Careers in forensics are a vital aspect of criminal justice when it comes to collecting, analyzing and interpreting evidence for courtrooms, national security and the overall safety and wellness of citizens across the world. Forensic nurses play a strong role in the war on crime, where physical evidence from humans can be used to convict or exonerate accused criminals in cases of rape, assault or murder. These specialized professionals act as liaisons between the medical world and criminal justice system, providing answers to questions that can only be discovered through the complex analysis of physical evidence.
In the early 1990s, Forensic Nursing was initially recognized as a nursing specialty. The technical knowledge required to perform DNA and other physical evidence collection was considered a medical undertaking, while the processing and interpretation of this evidence relied on the skills of forensic science professionals. In order to collect the evidence, nurses became the most reliable source of evidence, especially in cases of rape or assault that were presented in emergency rooms and trauma centers. From there, nurses were also used during autopsies and post-mortem medical examinations to gather the necessary evidence as it related to criminal acts.

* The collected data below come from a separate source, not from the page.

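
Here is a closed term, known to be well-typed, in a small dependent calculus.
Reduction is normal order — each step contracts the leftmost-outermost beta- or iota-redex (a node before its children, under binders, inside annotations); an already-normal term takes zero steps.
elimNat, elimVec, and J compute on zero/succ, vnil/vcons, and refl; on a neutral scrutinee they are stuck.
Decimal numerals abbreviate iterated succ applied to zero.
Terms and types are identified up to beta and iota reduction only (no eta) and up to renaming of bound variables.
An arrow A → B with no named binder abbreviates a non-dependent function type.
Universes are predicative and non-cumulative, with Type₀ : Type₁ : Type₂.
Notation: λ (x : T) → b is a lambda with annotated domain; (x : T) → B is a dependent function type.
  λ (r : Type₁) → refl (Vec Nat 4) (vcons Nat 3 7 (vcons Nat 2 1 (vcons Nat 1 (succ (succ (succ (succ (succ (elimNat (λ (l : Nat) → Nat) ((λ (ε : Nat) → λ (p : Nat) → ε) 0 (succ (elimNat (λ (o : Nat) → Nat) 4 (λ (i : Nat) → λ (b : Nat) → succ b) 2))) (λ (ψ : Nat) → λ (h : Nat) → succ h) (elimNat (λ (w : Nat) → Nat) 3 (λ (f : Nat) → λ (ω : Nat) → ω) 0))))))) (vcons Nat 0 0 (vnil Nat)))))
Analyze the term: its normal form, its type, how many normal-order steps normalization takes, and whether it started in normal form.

normal form:
  λ (r : Type₁) → refl (Vec Nat 4) (vcons Nat 3 7 (vcons Nat 2 1 (vcons Nat 1 8 (vcons Nat 0 0 (vnil Nat)))))
type:
  Type₁ → Eq (Vec Nat 4) (vcons Nat 3 7 (vcons Nat 2 1 (vcons Nat 1 8 (vcons Nat 0 0 (vnil Nat))))) (vcons Nat 3 7 (vcons Nat 2 1 (vcons Nat 1 8 (vcons Nat 0 0 (vnil Nat)))))
steps to reach normal form (normal order): 13
term was already normal: no
first redex: a beta-redex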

Forensic nurses work in hospitals, urgent care facilities and as consultants for law enforcement agencies, attorneys or within courtrooms. These medical professionals can give insight into crimes based upon forensic evidence, interpreting forensic data that has been analyzed by forensic teams, along with collecting the evidence at crime scenes, crisis centers or emergency rooms. A forensic nurse is expected to have completed Registered Nurse training at a college, university or online nursing schools, as well as post-graduate studies in forensics. Forensic nurses can make anywhere from $33,000 to over $100,000 annually, depending on the scope of practice, experience, education level and location.
Careers in forensics are challenging and ultimately give the public a feeling of safety, security and closure when it comes to crime. Forensic nurses are an important part of the process of identifying and convicting criminals that commit crimes against the physical safety and emotional well-being of others.